Given that you liked it, can you explain to me why? After having already read the sequence (much of it twice), I’m pretty confused about the structure in the first section. I don’t see the point of introducing the Steering Problem at all. It’s similar to Intent Alignment, but not exactly the same (since it makes stronger assumptions about the nature of the AI) -- and the rest of the sequence (and IDA in general) seems to be trying to solve intent alignment, not the steering problem. It’s listed under ‘motivation’ but I don’t really get aspect, either. I don’t know how I’m supposed to connect it to the rest of the sequence.
Things this post does:
Explain what problem civilization is likely to face with the development of AI (i.e. we’ll be able to build AIs that solve well-defined tasks, but we don’t know how to well define the task of being ‘useful’).
Connect this problem to a clear and simple open problem, which is clear on its assumptions and helps me understand the hard parts of fixing the above problem regarding AI development.
Provides argument for the important and urgency of working on this sort of technical research.
This gives real-world motivation and a direct problem to be solved to help the real-world problem, and engages concretely with the bigger picture in a way other posts in the sequence don’t (e.g. “Clarifying AI Alignment” is a clarification and doesn’t explicitly motivate why the problem is important).
In general, especially at the time when these posts were published, when I’d read them I felt like I understood a particular detail very clearly, but I did not understand the bigger picture of why that particular detail was interesting, or why those particular assumptions should be salient, and this post helped me understand it a great deal.
I’m not sure if the above still helped? Does it make sense what experience I had reading the post? I’m also interested if other posts feel to you like they clearly motivate iterated amplification.
The motivation seems trivial to me, which might be part of the problem. Most training procedures are obviously outer-misaligned, so if we have one that may plausibly be outer-aligned (and might plausibly scale), that seems like an obvious reason to take it seriously. I’ve felt like I totally got that once I first understood what IDA is trying to do.

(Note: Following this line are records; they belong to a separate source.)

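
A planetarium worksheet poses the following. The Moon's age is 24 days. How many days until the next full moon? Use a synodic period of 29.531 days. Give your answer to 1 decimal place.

Full moon occurs at elongation 180°, i.e. at age 29.531 × 180/360 = 14.765 d.
Already past this cycle's full moon; the next is at 14.765 + 29.531 = 44.296 d, so 44.296 − 24 = 20.296 days.

20.3 days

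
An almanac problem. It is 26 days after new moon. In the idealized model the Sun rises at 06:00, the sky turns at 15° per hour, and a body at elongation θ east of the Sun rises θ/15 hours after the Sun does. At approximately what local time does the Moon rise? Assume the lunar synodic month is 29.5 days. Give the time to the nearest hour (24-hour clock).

Elongation θ = 360° × 26/29.5 ≈ 317.3°.
Delay after the Sun = 317.3° / (15°/h) ≈ 21.15 h.
06:00 + 21.15 h ≈ 03:09 → 03:00 to the nearest hour.

03:00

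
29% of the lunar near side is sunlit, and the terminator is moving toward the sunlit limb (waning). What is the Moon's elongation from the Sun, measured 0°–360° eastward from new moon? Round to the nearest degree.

cos θ = 1 − 2f = 0.420, giving a principal value of 65.2°.
Waning ⇒ past full, so θ = 360° − 65.2° = 294.8°.

295°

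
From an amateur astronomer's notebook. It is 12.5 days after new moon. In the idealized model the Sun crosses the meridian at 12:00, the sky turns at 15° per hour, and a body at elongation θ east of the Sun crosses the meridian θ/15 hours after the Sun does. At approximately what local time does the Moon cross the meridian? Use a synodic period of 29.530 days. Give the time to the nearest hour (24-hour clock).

22:00

Elongation θ = 360° × 12.5/29.530 ≈ 152.4°.
The Moon trails the Sun by θ/15 = 152.4/15 ≈ 10.16 hours.
12:00 + 10.16 h ≈ 22:10 → 22:00 to the nearest hour.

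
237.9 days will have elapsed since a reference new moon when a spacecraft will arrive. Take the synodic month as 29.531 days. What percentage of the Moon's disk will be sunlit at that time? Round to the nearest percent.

3%

Reduce mod P: 237.9 − 8×29.531 = 1.65 d into the current lunation.
Phase angle: θ = 360°·(1.65 d)/(29.531 d) = 20.1°.
cos 20.1° = 0.939, so f = (1 − 0.939)/2 = 0.031, so 3%.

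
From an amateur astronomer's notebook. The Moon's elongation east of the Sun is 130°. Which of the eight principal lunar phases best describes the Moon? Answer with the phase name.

The waxing gibbous sector spans roughly 112°–158°; 130° falls inside it.

waxing gibbous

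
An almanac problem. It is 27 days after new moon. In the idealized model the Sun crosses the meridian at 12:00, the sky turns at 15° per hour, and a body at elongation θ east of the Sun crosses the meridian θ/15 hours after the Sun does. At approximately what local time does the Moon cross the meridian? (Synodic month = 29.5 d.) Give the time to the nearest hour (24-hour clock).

The Moon has covered 27/29.5 of its cycle, so θ ≈ 360° × 27/29.5 = 329.5°.
At 15° of sky rotation per hour, 329.5° corresponds to a 21.97 h lag.
12:00 + 21.97 h ≈ 09:58 → 10:00 to the nearest hour.

10:00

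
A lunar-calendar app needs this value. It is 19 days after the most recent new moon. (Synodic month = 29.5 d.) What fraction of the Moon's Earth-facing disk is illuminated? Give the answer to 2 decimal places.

0.81

Phase angle: θ = 360°·(19 d)/(29.5 d) = 231.9°.
Illuminated fraction = (1 − cos 231.9°)/2 = (1 − (-0.618))/2 ≈ 0.809.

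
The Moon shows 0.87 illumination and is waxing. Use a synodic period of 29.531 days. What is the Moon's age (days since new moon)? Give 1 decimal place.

11.3 days

cos θ = 1 − 2f = -0.740, giving a principal value of 137.7°.
Waxing ⇒ before full, so θ = 137.7°.
At 360°/29.531 d per day, 137.7° corresponds to 11.30 days.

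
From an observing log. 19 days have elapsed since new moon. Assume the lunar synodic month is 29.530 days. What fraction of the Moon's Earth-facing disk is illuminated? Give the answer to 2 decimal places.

0.81

Phase angle: θ = 360°·(19 d)/(29.530 d) = 231.6°.
cos 231.6° = (-0.621), so f = (1 − (-0.621))/2 = 0.810.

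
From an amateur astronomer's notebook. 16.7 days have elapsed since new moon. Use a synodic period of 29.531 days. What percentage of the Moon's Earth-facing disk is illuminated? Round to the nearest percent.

96%

The Moon has covered 16.7/29.531 of its cycle, so θ ≈ 360° × 16.7/29.531 = 203.6°.
cos 203.6° = (-0.916), so f = (1 − (-0.916))/2 = 0.958, so 96%.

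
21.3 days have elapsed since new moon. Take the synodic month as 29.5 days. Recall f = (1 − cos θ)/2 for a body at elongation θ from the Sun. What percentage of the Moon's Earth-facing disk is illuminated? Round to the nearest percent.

Phase angle: θ = 360°·(21.3 d)/(29.5 d) = 259.9°.
Illuminated fraction = (1 − cos 259.9°)/2 = (1 − (-0.175))/2 ≈ 0.587, so 59%.

59%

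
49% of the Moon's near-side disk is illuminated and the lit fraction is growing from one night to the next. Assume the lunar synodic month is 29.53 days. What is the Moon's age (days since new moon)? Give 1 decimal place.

cos θ = 1 − 2f = 0.020, giving a principal value of 88.9°.
Waxing ⇒ before full, so θ = 88.9°.
That fraction of the synodic month is 88.9/360 × 29.53 d ≈ 7.29 d.

7.3 days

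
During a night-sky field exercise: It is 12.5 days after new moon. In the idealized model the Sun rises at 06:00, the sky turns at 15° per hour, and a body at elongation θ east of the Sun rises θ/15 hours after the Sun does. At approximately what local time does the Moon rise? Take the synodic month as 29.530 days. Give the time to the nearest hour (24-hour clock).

16:00

Elongation θ = 360° × 12.5/29.530 ≈ 152.4°.
At 15° of sky rotation per hour, 152.4° corresponds to a 10.16 h lag.
06:00 + 10.16 h ≈ 16:10 → 16:00 to the nearest hour.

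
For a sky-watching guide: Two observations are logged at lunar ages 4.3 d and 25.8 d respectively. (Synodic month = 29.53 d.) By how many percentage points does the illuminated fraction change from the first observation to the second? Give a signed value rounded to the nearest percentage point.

First observation: θ = 360°·4.3/29.53 = 52.4°, so f = 0.195.
Second observation: θ = 314.5°, f = 0.149.
Δf = 0.149 − 0.195 = -0.046, i.e. -5 pp.

-5 percentage points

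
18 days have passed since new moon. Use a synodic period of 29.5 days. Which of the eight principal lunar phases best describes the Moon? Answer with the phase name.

waning gibbous

θ ≈ 360° × 18/29.5 = 220°, which falls in the waning gibbous sector.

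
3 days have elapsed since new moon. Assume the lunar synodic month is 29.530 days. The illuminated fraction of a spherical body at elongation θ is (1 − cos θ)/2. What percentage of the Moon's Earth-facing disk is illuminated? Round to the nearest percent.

The Moon has covered 3/29.530 of its cycle, so θ ≈ 360° × 3/29.530 = 36.6°.
Illuminated fraction = (1 − cos 36.6°)/2 = (1 − 0.803)/2 ≈ 0.098, so 10%.

10%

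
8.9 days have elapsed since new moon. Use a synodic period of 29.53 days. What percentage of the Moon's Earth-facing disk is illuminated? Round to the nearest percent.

The Moon has covered 8.9/29.53 of its cycle, so θ ≈ 360° × 8.9/29.53 = 108.5°.
With cos θ = (-0.317), the lit fraction is (1 − (-0.317))/2 ≈ 0.659, so 66%.

66%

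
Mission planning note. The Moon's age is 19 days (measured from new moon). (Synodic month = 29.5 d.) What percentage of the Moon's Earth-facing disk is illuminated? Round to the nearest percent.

81%

The Moon has covered 19/29.5 of its cycle, so θ ≈ 360° × 19/29.5 = 231.9°.
With cos θ = (-0.618), the lit fraction is (1 − (-0.618))/2 ≈ 0.809, so 81%.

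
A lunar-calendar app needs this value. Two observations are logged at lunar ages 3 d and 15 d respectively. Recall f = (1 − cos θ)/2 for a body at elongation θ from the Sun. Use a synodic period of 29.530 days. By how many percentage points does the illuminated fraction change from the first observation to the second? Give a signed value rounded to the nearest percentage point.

First observation: θ = 360°·3/29.530 = 36.6°, so f = 0.098.
Second observation: θ = 182.9°, f = 0.999.
Δf = 0.999 − 0.098 = +0.901, i.e. +90 pp.

+90 pp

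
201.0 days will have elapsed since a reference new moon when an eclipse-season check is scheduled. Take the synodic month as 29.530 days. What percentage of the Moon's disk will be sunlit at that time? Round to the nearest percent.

201.0/29.530 = 6.807 lunations, so 6 complete cycles and 23.82 d into the next.
Phase angle: θ = 360°·(23.82 d)/(29.530 d) = 290.4°.
With cos θ = 0.348, the lit fraction is (1 − 0.348)/2 ≈ 0.326, so 33%.

33%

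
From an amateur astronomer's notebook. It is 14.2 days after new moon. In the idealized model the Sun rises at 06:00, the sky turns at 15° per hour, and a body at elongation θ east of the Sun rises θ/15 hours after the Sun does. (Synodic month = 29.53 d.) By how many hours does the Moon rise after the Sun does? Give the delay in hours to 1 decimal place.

11.5 h

The Moon has covered 14.2/29.53 of its cycle, so θ ≈ 360° × 14.2/29.53 = 173.1°.
The Moon trails the Sun by θ/15 = 173.1/15 ≈ 11.54 hours.
So the Moon rises 11.54 h after the Sun.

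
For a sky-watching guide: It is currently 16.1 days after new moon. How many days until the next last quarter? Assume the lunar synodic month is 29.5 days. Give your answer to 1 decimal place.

Last quarter is 0.75 of the way through the cycle: age 0.75 × 29.5 = 22.125 d.
That is 22.125 − 16.1 = 6.025 days ahead.

6.0 days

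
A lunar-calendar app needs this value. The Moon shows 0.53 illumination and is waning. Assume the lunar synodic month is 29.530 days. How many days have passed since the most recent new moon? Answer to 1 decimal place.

21.9 days

Invert f = (1 − cos θ)/2 to get cos θ = 1 − 2(0.53) = -0.060, hence θ₀ = arccos -0.060 = 93.4°.
Since the Moon is past full (waning), take the reflex angle: θ = 360° − 93.4° = 266.6°.
That fraction of the synodic month is 266.6/360 × 29.530 d ≈ 21.87 d.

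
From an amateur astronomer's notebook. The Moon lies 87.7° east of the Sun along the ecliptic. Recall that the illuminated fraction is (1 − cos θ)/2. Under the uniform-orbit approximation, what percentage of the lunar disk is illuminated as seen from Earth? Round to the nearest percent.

48%

cos 87.7° = 0.040, so f = (1 − 0.040)/2 = 0.480, i.e. 48%.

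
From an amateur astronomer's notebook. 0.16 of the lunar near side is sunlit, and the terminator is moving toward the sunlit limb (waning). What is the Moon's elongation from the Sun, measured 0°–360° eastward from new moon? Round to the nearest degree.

cos θ = 1 − 2f = 0.680, giving a principal value of 47.2°.
A waning Moon lies in 180°–360°, so θ = 360° − 47.2° = 312.8°.

313°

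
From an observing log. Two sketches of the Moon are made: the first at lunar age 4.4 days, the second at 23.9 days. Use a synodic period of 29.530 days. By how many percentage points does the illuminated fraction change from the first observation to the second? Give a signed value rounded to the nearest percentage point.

θ₁ = 360° × 4.4/29.530 = 53.6°, f₁ = (1 − cos θ₁)/2 = 0.204.
θ₂ = 360° × 23.9/29.530 = 291.4°, f₂ = (1 − cos θ₂)/2 = 0.318.
Change = f₂ − f₁ = +0.114 → +11 percentage points.

+11 percentage points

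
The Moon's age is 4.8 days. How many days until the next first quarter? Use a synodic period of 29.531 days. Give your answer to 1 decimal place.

First quarter is 0.25 of the way through the cycle: age 0.25 × 29.531 = 7.383 d.
So 2.583 days remain (7.383 − 4.8).

2.6 days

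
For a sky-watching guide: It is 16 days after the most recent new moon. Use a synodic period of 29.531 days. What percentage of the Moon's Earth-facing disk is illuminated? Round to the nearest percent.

Phase angle: θ = 360°·(16 d)/(29.531 d) = 195.0°.
cos 195.0° = (-0.966), so f = (1 − (-0.966))/2 = 0.983, so 98%.

98%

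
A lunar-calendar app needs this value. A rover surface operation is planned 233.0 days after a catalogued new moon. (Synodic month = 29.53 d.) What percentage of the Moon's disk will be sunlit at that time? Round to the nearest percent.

Reduce mod P: 233.0 − 7×29.53 = 26.29 d into the current lunation.
The Moon has covered 26.29/29.53 of its cycle, so θ ≈ 360° × 26.29/29.53 = 320.5°.
With cos θ = 0.772, the lit fraction is (1 − 0.772)/2 ≈ 0.114, so 11%.

11%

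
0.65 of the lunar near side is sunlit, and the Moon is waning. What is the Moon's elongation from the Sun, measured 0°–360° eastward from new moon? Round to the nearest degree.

253°

From f = (1 − cos θ)/2: cos θ = 1 − 2×0.65 = -0.300; arccos → 107.5°.
A waning Moon lies in 180°–360°, so θ = 360° − 107.5° = 252.5°.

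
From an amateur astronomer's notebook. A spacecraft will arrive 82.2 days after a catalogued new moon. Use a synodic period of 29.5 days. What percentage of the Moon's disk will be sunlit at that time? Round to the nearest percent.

39%

82.2 d spans 2 complete synodic months (2 × 29.5 = 59.00 d) plus 23.20 d.
Elongation θ = 360° × 23.20/29.5 ≈ 283.1°.
cos 283.1° = 0.227, so f = (1 − 0.227)/2 = 0.387, so 39%.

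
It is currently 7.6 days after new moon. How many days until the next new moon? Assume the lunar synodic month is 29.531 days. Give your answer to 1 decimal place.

21.9 days

The next new moon completes the synodic month: 29.531 − 7.6 = 21.931 days.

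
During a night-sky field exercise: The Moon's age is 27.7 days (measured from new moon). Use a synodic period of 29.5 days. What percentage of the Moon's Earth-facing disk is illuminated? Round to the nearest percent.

The Moon has covered 27.7/29.5 of its cycle, so θ ≈ 360° × 27.7/29.5 = 338.0°.
Illuminated fraction = (1 − cos 338.0°)/2 = (1 − 0.927)/2 ≈ 0.036, so 4%.

4%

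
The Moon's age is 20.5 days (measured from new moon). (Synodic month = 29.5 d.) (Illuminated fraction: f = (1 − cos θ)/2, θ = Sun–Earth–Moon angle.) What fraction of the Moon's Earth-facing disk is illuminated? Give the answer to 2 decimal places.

0.67

Elongation θ = 360° × 20.5/29.5 ≈ 250.2°.
Illuminated fraction = (1 − cos 250.2°)/2 = (1 − (-0.339))/2 ≈ 0.670.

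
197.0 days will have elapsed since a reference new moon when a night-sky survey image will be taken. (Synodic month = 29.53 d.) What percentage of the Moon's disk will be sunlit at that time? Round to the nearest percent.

Reduce mod P: 197.0 − 6×29.53 = 19.82 d into the current lunation.
The Moon has covered 19.82/29.53 of its cycle, so θ ≈ 360° × 19.82/29.53 = 241.6°.
cos 241.6° = (-0.475), so f = (1 − (-0.475))/2 = 0.738, so 74%.

74%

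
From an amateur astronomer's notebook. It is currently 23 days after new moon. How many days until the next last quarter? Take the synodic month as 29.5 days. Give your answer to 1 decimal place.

28.6 days

Last quarter occurs at elongation 270°, i.e. at age 29.5 × 270/360 = 22.125 d.
Already past this cycle's last quarter; the next is at 22.125 + 29.5 = 51.625 d, so 51.625 − 23 = 28.625 days.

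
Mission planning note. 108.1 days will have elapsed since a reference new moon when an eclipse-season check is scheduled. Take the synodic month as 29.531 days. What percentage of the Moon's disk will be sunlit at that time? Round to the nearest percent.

77%

108.1/29.531 = 3.661 lunations, so 3 complete cycles and 19.51 d into the next.
Phase angle: θ = 360°·(19.51 d)/(29.531 d) = 237.8°.
With cos θ = (-0.533), the lit fraction is (1 − (-0.533))/2 ≈ 0.766, so 77%.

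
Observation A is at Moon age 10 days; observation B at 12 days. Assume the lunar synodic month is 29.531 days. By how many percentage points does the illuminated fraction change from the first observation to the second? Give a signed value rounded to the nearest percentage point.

+15 percentage points

First observation: θ = 360°·10/29.531 = 121.9°, so f = 0.764.
Second observation: θ = 146.3°, f = 0.916.
Δf = 0.916 − 0.764 = +0.152, i.e. +15 pp.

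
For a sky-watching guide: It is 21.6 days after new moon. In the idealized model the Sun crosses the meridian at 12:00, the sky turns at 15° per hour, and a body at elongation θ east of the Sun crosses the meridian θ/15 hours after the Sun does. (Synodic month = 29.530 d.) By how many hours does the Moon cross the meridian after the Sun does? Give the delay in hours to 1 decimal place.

17.6 h

Elongation θ = 360° × 21.6/29.530 ≈ 263.3°.
Delay after the Sun = 263.3° / (15°/h) ≈ 17.56 h.
So the Moon crosses the meridian 17.56 h after the Sun.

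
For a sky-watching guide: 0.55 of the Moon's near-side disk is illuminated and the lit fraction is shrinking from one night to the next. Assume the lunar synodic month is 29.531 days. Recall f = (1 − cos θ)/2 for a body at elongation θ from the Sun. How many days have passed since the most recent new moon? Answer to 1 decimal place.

21.7 days

Invert f = (1 − cos θ)/2 to get cos θ = 1 − 2(0.55) = -0.100, hence θ₀ = arccos -0.100 = 95.7°.
Since the Moon is past full (waning), take the reflex angle: θ = 360° − 95.7° = 264.3°.
That fraction of the synodic month is 264.3/360 × 29.531 d ≈ 21.68 d.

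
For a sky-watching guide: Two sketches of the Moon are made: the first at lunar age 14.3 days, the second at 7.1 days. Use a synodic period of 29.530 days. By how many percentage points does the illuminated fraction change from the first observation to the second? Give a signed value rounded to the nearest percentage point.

First observation: θ = 360°·14.3/29.530 = 174.3°, so f = 0.998.
Second observation: θ = 86.6°, f = 0.470.
Δf = 0.470 − 0.998 = -0.528, i.e. -53 pp.

-53 pp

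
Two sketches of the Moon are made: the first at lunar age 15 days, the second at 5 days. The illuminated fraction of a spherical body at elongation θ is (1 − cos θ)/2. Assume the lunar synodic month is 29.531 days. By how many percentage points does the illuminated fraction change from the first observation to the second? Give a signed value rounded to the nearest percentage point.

-74 percentage points

θ₁ = 360° × 15/29.531 = 182.9°, f₁ = (1 − cos θ₁)/2 = 0.999.
θ₂ = 360° × 5/29.531 = 61.0°, f₂ = (1 − cos θ₂)/2 = 0.257.
Change = f₂ − f₁ = -0.742 → -74 percentage points.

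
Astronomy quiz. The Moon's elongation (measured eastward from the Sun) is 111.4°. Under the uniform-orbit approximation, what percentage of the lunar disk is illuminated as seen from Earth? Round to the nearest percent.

Half-versine of 111.4°: (1 − (-0.365))/2 = 0.682, i.e. 68%.

68%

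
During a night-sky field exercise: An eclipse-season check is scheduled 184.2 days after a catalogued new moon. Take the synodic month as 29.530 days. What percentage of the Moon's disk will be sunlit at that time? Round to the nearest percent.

Reduce mod P: 184.2 − 6×29.530 = 7.02 d into the current lunation.
The Moon has covered 7.02/29.530 of its cycle, so θ ≈ 360° × 7.02/29.530 = 85.6°.
cos 85.6° = 0.077, so f = (1 − 0.077)/2 = 0.461, so 46%.

46%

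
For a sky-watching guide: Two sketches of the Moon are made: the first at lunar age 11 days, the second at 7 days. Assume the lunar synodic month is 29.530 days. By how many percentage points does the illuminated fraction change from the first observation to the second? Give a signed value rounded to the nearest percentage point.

θ₁ = 360° × 11/29.530 = 134.1°, f₁ = (1 − cos θ₁)/2 = 0.848.
θ₂ = 360° × 7/29.530 = 85.3°, f₂ = (1 − cos θ₂)/2 = 0.459.
Change = f₂ − f₁ = -0.389 → -39 percentage points.

-39 pp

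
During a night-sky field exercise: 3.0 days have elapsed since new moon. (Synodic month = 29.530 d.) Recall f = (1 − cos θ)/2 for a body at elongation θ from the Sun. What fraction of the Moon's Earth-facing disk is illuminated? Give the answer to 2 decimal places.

0.10

Phase angle: θ = 360°·(3.0 d)/(29.530 d) = 36.6°.
cos 36.6° = 0.803, so f = (1 − 0.803)/2 = 0.098.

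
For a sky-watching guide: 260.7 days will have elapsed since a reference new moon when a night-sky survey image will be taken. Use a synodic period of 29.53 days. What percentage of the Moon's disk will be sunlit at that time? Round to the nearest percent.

26%

Reduce mod P: 260.7 − 8×29.53 = 24.46 d into the current lunation.
Phase angle: θ = 360°·(24.46 d)/(29.53 d) = 298.2°.
cos 298.2° = 0.472, so f = (1 − 0.472)/2 = 0.264, so 26%.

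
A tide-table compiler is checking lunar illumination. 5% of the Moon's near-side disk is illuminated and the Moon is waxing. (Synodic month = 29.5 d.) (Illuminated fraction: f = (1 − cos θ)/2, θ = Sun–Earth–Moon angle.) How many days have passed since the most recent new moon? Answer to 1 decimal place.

Invert f = (1 − cos θ)/2 to get cos θ = 1 − 2(0.05) = 0.900, hence θ₀ = arccos 0.900 = 25.8°.
Waxing ⇒ before full, so θ = 25.8°.
Age = 29.5 × 25.8°/360° ≈ 2.12 days.

2.1 days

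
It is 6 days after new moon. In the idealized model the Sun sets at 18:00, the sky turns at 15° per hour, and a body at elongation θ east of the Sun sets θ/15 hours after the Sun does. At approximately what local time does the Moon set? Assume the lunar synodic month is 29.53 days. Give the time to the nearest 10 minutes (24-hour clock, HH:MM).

22:50

Elongation θ = 360° × 6/29.53 ≈ 73.1°.
Delay after the Sun = 73.1° / (15°/h) ≈ 4.88 h.
18:00 + 4.876 h ≈ 22:53 → 22:50 to the nearest ten minutes.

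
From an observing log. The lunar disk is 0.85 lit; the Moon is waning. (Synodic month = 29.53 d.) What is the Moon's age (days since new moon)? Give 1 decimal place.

Invert f = (1 − cos θ)/2 to get cos θ = 1 − 2(0.85) = -0.700, hence θ₀ = arccos -0.700 = 134.4°.
A waning Moon lies in 180°–360°, so θ = 360° − 134.4° = 225.6°.
At 360°/29.53 d per day, 225.6° corresponds to 18.50 days.

18.5 days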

It does, but it still leaves me with the problem that it doesn’t seem to be connected to the remaining sequence. IDA isn’t about how we take an already trained system with human-level performance and use it for good things; it’s about how we train a system from the ground up.
The real problem may be that I expect a post like this to closely tie into the actual scheme, so when it doesn’t I take it as evidence that I’ve misunderstood something. What this post talks about may just not be intended to be [the problem the remaining sequence is trying to solve].
Yeah, for a long time many people have been very confused about the motivation of Paul’s research, so I don’t think you’re typical in this regard. I think that due to this sequence, Alex Zhu’s FAQ, lots of writing by Evan, Paul’s post “What Failure Looks Like”, and more posts on LW by others, a many more people understand Paul’s work on a basic level that was not at all the case 3 years ago. Like, you say “Most training procedures are obviously outer-misaligned”, and ‘outer-alignment’ was not a concept with a name or a write-up at the time this sequence was published.
I agree that this post talks about assuming human-level performance, whereas much of iterated amplification also relaxes that assumption. My sense is that if someone were to just read this sequence, it would still help them focus on the brunt of the problem, that being ‘helpful’ or ‘useful’ is not well-defined in the way many other tasks are, and help realize the urgency of this task and why it’s possible to make progress now.
That makes me feel a bit like the student who thinks they can debate the professor after having researched the field for 5 minutes.
But it would actually be a really good sign if the area has become more accessible.
Hah!
Yeah, I think we’ve made substantial progress in the last couple of years.